First non-linear model (non-augmented Solow): \[ln(y_i) = \frac{\alpha}{1 - \alpha}ln(s_i) + \frac{\alpha}{1 - \alpha}ln(n_i + g + \sigma) + \epsilon_i \]
Second non-linear model (augmented Solow): \[ln(y_i) = ln (A_0) + \frac{\alpha}{1 - \alpha}ln(s_i) + \frac{\alpha}{1 - \alpha}ln(n_i + g + \sigma) + \epsilon_i \]
# Create first non-linear model
model2 <- nls(lnY ~ (alpha/(1-alpha)) * lnS - (alpha/(1-alpha)) * lnN,
data = pwt3,
start = list(alpha = 0.4),
control = nls.control(warnOnly = T))
summary(model2)
##
## Formula: lnY ~ (alpha/(1 - alpha)) * lnS - (alpha/(1 - alpha)) * lnN
##
## Parameters:
## Estimate Std. Error t value Pr(>|t|)
## alpha 0.69669 0.00715 97.44 <2e-16 ***
## ---
## Signif. codes: 0 '***' 0.001 '**' 0.01 '*' 0.05 '.' 0.1 ' ' 1
##
## Residual standard error: 1.18 on 158 degrees of freedom
##
## Number of iterations to convergence: 3
## Achieved convergence tolerance: 4.395e-08
# Create second non-linear model
model3 <- nls(lnY ~ A + (alpha/(1-alpha)) * lnS - (alpha/(1-alpha)) * lnN,
data = pwt3,
start = list(alpha = 0.4, A = 1),
control = nls.control(warnOnly = T))
summary(model3)
##
## Formula: lnY ~ A + (alpha/(1 - alpha)) * lnS - (alpha/(1 - alpha)) * lnN
##
## Parameters:
## Estimate Std. Error t value Pr(>|t|)
## alpha 0.61108 0.02918 20.942 < 2e-16 ***
## A 0.94653 0.23230 4.075 7.3e-05 ***
## ---
## Signif. codes: 0 '***' 0.001 '**' 0.01 '*' 0.05 '.' 0.1 ' ' 1
##
## Residual standard error: 1.126 on 157 degrees of freedom
##
## Number of iterations to convergence: 4
## Achieved convergence tolerance: 1.552e-07
Often, we want to check how well a model is performing by using the model to generate some new random numbers, and compare these to the actuals. This is in the spirit of what Bayesians call posterior predictive checking, and what macroeconomists call moment checking. The model will be more “valid” if the new countries that it generates have a similar distribution of GDP per capita to what we observe in reality.
# Create predicted y
pwt3 <- pwt3 %>%
mutate(ypredicted = exp(lnY))
# Plot predicted y against lnY
pwt3 %>% ggplot(aes(x = lnY, y = ypredicted)) +
geom_point() + geom_smooth(method = "lm")

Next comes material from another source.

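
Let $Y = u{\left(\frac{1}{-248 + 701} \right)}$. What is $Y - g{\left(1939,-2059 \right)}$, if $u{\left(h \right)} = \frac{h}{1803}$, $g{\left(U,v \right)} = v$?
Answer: $\frac{1681706782}{816759} \approx 2059.0$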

# The model does not appear to be fitting the data well
# Generate new column containing the errors from model
pwt3["errorcolumn"] <- NA;
pwt3$errorcolumn <- (pwt3$ypredicted - pwt3$y)
# Create a histogram of the error plots
hist(pwt3$errorcolumn,
main="Histogram for error column",
xlab="Errors",
border="Purple",
col="Blue")
# Generate a plot of fitted data against error terms
plot(pwt3$ypredicted, pwt3$errorcolumn,
main = "Fitted data against errors",
xlab = "Fitted data",
ylab = "Errors")
# Find the standard deviation of the errors
sdestimate <- sd(pwt3$errorcolumn)
# New countries
# Generate new column of countries
pwt3 <- pwt3 %>%
mutate(AWholeNewWorld = rnorm(n = n(), mean = ypredicted, sd = sdestimate))
Generate two histograms, one of the actual GDP per capital relative to the united states, and the second with our “new countries”. Would you say the model is a good fit?
# Generate two historgrams; one for actual GDP relative to US and one for the new countries
# Create a histogram of the actual GDP
hist(pwt3$y,
main="Histogram for Actual GDP relative to US",
xlab="GDP",
border="Purple",
col="Blue")
# Create a histogram of the hypothetical countries
hist(pwt3$AWholeNewWorld,
main = "Histogram for Predicted GDP",
xlab="Predicted GDP",
border="Purple",
col="Red")
The histograms suggest the model isn’t a good representation as the hypothesised model forms a bell-shaped curve while the real data is heavily skewed.